Distracted Prayer

Distracted Prayer August 7, 2017

Alpauftrieb by Ernst Ludwig Kirchner. Public Domain.
Alpauftrieb by Ernst Ludwig Kirchner. Public Domain.

At this point, it’s trite to say that we live in a world of distractions. Trite, but true. As with all such things, the trouble is learning to breathe new life into a truth that has become old and stale, ossified through the pressurized heat of repetition. Indeed, that we carry people with us after we die, that those who live by the sword often die by it, are no less true in spite of their green-hued, once-copper dullness.
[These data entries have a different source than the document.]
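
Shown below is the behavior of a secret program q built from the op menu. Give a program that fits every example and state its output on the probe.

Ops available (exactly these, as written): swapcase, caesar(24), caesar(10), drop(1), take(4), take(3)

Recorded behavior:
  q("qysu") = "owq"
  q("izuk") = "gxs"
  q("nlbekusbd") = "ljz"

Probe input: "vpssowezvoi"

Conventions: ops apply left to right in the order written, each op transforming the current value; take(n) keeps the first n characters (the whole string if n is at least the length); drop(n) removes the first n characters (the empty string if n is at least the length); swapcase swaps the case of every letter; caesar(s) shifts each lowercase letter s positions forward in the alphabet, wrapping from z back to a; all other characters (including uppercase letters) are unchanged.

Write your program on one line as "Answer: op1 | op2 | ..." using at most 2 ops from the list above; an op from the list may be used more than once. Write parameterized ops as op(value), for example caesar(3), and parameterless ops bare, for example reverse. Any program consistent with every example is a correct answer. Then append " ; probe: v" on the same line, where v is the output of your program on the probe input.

take(3) | caesar(24) ; probe: "tnq"

Check, running the answer program on each example:
  "qysu" -> "qys" -> "owq"
  "izuk" -> "izu" -> "gxs"
  "nlbekusbd" -> "nlb" -> "ljz"
  probe: "vpssowezvoi" -> "vps" -> "tnq"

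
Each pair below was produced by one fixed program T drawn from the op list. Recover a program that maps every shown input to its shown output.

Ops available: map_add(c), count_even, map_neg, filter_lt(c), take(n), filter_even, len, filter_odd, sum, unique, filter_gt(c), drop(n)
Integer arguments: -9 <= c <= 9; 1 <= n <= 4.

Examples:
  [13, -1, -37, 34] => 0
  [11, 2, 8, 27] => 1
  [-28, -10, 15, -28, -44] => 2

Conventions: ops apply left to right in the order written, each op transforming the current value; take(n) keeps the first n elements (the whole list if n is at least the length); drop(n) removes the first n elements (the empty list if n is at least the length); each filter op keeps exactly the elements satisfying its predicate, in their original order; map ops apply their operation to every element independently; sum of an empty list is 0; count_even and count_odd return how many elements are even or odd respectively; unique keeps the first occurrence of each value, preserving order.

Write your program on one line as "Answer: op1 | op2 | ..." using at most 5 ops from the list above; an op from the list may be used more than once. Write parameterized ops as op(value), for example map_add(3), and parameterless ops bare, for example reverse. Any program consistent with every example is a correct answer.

map_add(2) | take(2) | filter_even | count_even

Check, running the answer program on each example:
  [13, -1, -37, 34] -> [15, 1, -35, 36] -> [15, 1] -> [] -> 0
  [11, 2, 8, 27] -> [13, 4, 10, 29] -> [13, 4] -> [4] -> 1
  [-28, -10, 15, -28, -44] -> [-26, -8, 17, -26, -42] -> [-26, -8] -> [-26, -8] -> 2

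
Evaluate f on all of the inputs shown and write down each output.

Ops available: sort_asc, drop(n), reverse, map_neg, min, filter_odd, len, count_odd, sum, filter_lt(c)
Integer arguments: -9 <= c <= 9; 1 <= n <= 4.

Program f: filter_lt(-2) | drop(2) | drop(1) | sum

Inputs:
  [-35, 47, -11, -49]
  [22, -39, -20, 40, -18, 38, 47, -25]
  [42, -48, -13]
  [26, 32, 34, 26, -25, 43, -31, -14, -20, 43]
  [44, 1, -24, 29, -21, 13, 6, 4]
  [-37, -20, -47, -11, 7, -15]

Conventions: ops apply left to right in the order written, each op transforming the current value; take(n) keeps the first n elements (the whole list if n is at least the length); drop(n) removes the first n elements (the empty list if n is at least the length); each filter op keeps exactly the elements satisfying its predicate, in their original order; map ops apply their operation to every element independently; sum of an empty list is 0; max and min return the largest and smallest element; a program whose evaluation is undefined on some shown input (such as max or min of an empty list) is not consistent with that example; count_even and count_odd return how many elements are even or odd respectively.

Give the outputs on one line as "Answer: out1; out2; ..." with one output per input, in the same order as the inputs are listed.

Execution, op by op:
  [-35, 47, -11, -49] -> [-35, -11, -49] -> [-49] -> [] -> 0
  [22, -39, -20, 40, -18, 38, 47, -25] -> [-39, -20, -18, -25] -> [-18, -25] -> [-25] -> -25
  [42, -48, -13] -> [-48, -13] -> [] -> [] -> 0
  [26, 32, 34, 26, -25, 43, -31, -14, -20, 43] -> [-25, -31, -14, -20] -> [-14, -20] -> [-20] -> -20
  [44, 1, -24, 29, -21, 13, 6, 4] -> [-24, -21] -> [] -> [] -> 0
  [-37, -20, -47, -11, 7, -15] -> [-37, -20, -47, -11, -15] -> [-47, -11, -15] -> [-11, -15] -> -26

0; -25; 0; -20; 0; -26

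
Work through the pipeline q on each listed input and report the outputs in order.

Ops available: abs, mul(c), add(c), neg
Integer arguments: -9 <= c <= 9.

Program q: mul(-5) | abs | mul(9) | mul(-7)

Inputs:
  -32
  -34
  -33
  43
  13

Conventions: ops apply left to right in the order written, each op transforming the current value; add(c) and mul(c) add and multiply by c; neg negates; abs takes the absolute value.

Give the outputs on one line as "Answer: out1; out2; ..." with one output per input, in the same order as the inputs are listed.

-10080; -10710; -10395; -13545; -4095

Execution, op by op:
  -32 -> 160 -> 160 -> 1440 -> -10080
  -34 -> 170 -> 170 -> 1530 -> -10710
  -33 -> 165 -> 165 -> 1485 -> -10395
  43 -> -215 -> 215 -> 1935 -> -13545
  13 -> -65 -> 65 -> 585 -> -4095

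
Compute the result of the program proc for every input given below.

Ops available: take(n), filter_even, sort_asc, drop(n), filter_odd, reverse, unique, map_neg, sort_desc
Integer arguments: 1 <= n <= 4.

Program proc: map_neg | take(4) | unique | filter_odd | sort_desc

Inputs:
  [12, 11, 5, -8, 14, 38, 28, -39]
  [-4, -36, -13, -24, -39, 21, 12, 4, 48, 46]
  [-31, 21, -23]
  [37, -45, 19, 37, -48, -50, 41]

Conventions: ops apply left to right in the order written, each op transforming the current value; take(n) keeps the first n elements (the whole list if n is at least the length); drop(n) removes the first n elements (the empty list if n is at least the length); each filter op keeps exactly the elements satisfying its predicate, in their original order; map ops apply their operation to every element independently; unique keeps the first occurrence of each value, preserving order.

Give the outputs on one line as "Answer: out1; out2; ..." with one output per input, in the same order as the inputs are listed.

Execution, op by op:
  [12, 11, 5, -8, 14, 38, 28, -39] -> [-12, -11, -5, 8, -14, -38, -28, 39] -> [-12, -11, -5, 8] -> [-12, -11, -5, 8] -> [-11, -5] -> [-5, -11]
  [-4, -36, -13, -24, -39, 21, 12, 4, 48, 46] -> [4, 36, 13, 24, 39, -21, -12, -4, -48, -46] -> [4, 36, 13, 24] -> [4, 36, 13, 24] -> [13] -> [13]
  [-31, 21, -23] -> [31, -21, 23] -> [31, -21, 23] -> [31, -21, 23] -> [31, -21, 23] -> [31, 23, -21]
  [37, -45, 19, 37, -48, -50, 41] -> [-37, 45, -19, -37, 48, 50, -41] -> [-37, 45, -19, -37] -> [-37, 45, -19] -> [-37, 45, -19] -> [45, -19, -37]

[-5, -11]; [13]; [31, 23, -21]; [45, -19, -37]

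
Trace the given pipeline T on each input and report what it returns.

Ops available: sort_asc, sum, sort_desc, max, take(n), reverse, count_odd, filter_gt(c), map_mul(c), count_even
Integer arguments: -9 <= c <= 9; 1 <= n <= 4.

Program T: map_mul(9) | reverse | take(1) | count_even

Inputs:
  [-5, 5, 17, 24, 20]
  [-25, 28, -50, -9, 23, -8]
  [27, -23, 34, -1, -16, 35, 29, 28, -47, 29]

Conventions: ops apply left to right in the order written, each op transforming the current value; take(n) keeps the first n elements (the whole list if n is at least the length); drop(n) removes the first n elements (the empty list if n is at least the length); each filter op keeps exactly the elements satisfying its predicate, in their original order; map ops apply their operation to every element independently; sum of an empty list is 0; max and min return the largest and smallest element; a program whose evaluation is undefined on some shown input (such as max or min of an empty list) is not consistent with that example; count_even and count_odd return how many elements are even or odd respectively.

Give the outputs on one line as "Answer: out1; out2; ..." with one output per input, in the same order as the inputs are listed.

Execution, op by op:
  [-5, 5, 17, 24, 20] -> [-45, 45, 153, 216, 180] -> [180, 216, 153, 45, -45] -> [180] -> 1
  [-25, 28, -50, -9, 23, -8] -> [-225, 252, -450, -81, 207, -72] -> [-72, 207, -81, -450, 252, -225] -> [-72] -> 1
  [27, -23, 34, -1, -16, 35, 29, 28, -47, 29] -> [243, -207, 306, -9, -144, 315, 261, 252, -423, 261] -> [261, -423, 252, 261, 315, -144, -9, 306, -207, 243] -> [261] -> 0

1; 1; 0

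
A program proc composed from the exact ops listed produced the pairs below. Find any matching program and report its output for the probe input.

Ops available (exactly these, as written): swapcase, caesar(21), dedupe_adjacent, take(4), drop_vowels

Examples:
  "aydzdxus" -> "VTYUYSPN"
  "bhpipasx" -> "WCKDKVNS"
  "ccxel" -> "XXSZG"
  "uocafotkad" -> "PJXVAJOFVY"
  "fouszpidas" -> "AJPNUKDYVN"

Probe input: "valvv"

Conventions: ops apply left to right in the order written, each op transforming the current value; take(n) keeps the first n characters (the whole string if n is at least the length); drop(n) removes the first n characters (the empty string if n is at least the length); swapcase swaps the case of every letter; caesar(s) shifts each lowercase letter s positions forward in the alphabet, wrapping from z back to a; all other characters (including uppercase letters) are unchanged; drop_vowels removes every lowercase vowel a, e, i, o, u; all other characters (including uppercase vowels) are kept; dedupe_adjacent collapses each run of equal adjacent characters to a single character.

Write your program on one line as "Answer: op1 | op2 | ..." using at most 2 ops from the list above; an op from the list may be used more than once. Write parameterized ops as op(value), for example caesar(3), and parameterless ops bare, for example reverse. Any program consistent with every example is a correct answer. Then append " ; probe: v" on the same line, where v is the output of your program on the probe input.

caesar(21) | swapcase ; probe: "QVGQQ"

Check, running the answer program on each example:
  "aydzdxus" -> "vtyuyspn" -> "VTYUYSPN"
  "bhpipasx" -> "wckdkvns" -> "WCKDKVNS"
  "ccxel" -> "xxszg" -> "XXSZG"
  "uocafotkad" -> "pjxvajofvy" -> "PJXVAJOFVY"
  "fouszpidas" -> "ajpnukdyvn" -> "AJPNUKDYVN"
  probe: "valvv" -> "qvgqq" -> "QVGQQ"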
So it is with distraction. Let’s say I take a walk to get away from time spent working, bent over before my computer or staring at the fine print in another book of medieval historical criticism (something to which, I’m sure, nearly all of you can relate). On that walk, I may bring with me my phone and my earbuds, immediately plugging myself into the digital apparatus as I set foot on the sidewalk outside of my house. Now, instead of mind-clearing freedom—space to breathe—I find multiple sources competing for my attention. I might open Facebook and scroll through my notifications, finding I have to respond to persons A, B, and C on totally unrelated topics. All the while some song by Blur or Stravinsky is—even if kept at a conservative volume—rising up into my head, taking over from my Facebooking if I’m lucky enough to not scroll endlessly through statuses and memes. My feet have kept moving the entire time—not without labor, as I’m walking aimlessly, just trying to get away. If I’m a smoker, I might have a vape or a cigarette demanding my unreflective attention at intervals, involving my free, non-phone hand in this chaotic dance of human parts. I might see a tree and stare for a moment, if my eyes are lucky enough to wander up from the never-ending flow of tweets across my iPhone screen. Text messages roll in or entice me to respond, if I’ve been self-disciplined enough to avoid answering them while working.

This goes on for, at most, perhaps 15 minutes. It’s not a long time in the scope of one’s day, but this was, after all, supposed to be a time for head-clearing relaxation. And what do I have to show for it? By the time I return to my couch to read, I’ve hopelessly squandered my attention beyond all recognition and whatever collection of fractured self I’d managed while reading or writing has been reduced to a great trash heap of ephemera. Now getting back to work will be a chore not merely because I have to abandon recreation (if we can call it that) but also because my mind is simply not, well, simple; it’s totally left behind any notion of singular responsibility. I’ve probably seen five texts and e-mails that worry me, or, at minimum, invite quick response. Knowing this weighs heavily on me; I begin planning out when I’ll have time to get back to people even before I’ve done any of the work that must be done before I can get back to them. The song(s) I’ve listened to still ring in my head as memes or statuses have provoked now-intrusive thoughts. Since my schedule is off balance, I’m tempted to take a “real break” and watch an episode of Frasier while I eat some cereal—another 30 minutes down the drain if I’m not careful.

Simone Weil talks about attention. Her definition is rather technical, but that needn’t concern us here. The essence of her point is that the truest concentration makes possible the greatest love, not merely intellectually, but holistically. We do things well so that we might learn to focus—even quiet—ourselves such that we may bring ourselves to bear upon whatever problem or task lies before us. This is certainly true with regard to my everyday life—not at all helped along by the ubiquitous nature of modern technology—but it is even more so of my prayer life, a fact that Simone Weil saw only too well. She writes:

[The] faculty of attention […when…] directed toward God, is the very substance of prayer.

She goes on:

Attention consists of suspending our thought, leaving it detached, empty, and ready to be penetrated by the object; it means holding in our minds, within reach of this thought, but on a lower level and not in contact with it, the diverse knowledge we have acquired which we are forced to make use of.